Let the Laplace equation in a domain $D$ be:
$\Delta u=0 $
Then, let $E(x,y)$ be the fundamental solution*, and $g(x,y)$ a harmonic function (both in $x$ and $y$).
Then the function $G(x,y)=E(x,y) + g(x,y)$ is called Green's function of the Dirichlet problem for the Laplace equation in $D$ if $G(x,y)=0$ when $x$ or $y$ is in the boundary $S$ of the domain $D$.
My question is Let $y$ be fixed, then we have that $G_y(x)=E(x,y)+g(x,y)=0$, $\forall x \in S$ (also in $x=y$ because $lim_{x \rightarrow y}G(x,y)=0$ if $y \in S$. The function $G$ is harmonic in both $x$ and $y$. Then why we cannot conclude that, by the extremum principle, it will be $0$ everywhere in $D$?
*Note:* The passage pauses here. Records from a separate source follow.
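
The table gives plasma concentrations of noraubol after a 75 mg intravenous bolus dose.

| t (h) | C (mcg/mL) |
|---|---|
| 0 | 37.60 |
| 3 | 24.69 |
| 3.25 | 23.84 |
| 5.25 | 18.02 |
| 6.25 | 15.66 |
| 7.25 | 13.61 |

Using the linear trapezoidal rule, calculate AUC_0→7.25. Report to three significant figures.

AUC = 173 mcg/mL·h

Trapezoidal AUC_0→7.25:
  [0→3]: (37.60+24.69)/2 × 3 = 93.435
  [3→3.25]: (24.69+23.84)/2 × 0.25 = 6.06625
  [3.25→5.25]: (23.84+18.02)/2 × 2 = 41.86
  [5.25→6.25]: (18.02+15.66)/2 × 1 = 16.84
  [6.25→7.25]: (15.66+13.61)/2 × 1 = 14.635
  Sum = 172.83625 mcg/mL·h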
- $E(x,y):= \frac{1}{n-2} |y-x|^{2-n}$ if $n>2$
- $E(x,y):= -ln|y-x| $ if $n=2$
Here $n$ is the dimension of the euclidean space in which we are working
The concept of Green's function involves a domain $\Omega$, a source point $y\in \Omega$, and a function $G(x,y)$ which satisfies a differential equation with respect to $x$ in the domain $\Omega\setminus \{y\}$.
The functions $$E(x,y):= \frac{1}{n-2} |y-x|^{2-n}, \quad n > 2$$ $$E(x,y):= -\ln|y-x|$$ are not harmonic with respect to $x$ in $\Omega$ because they are not even continuous at $y$, let alone differentiable there.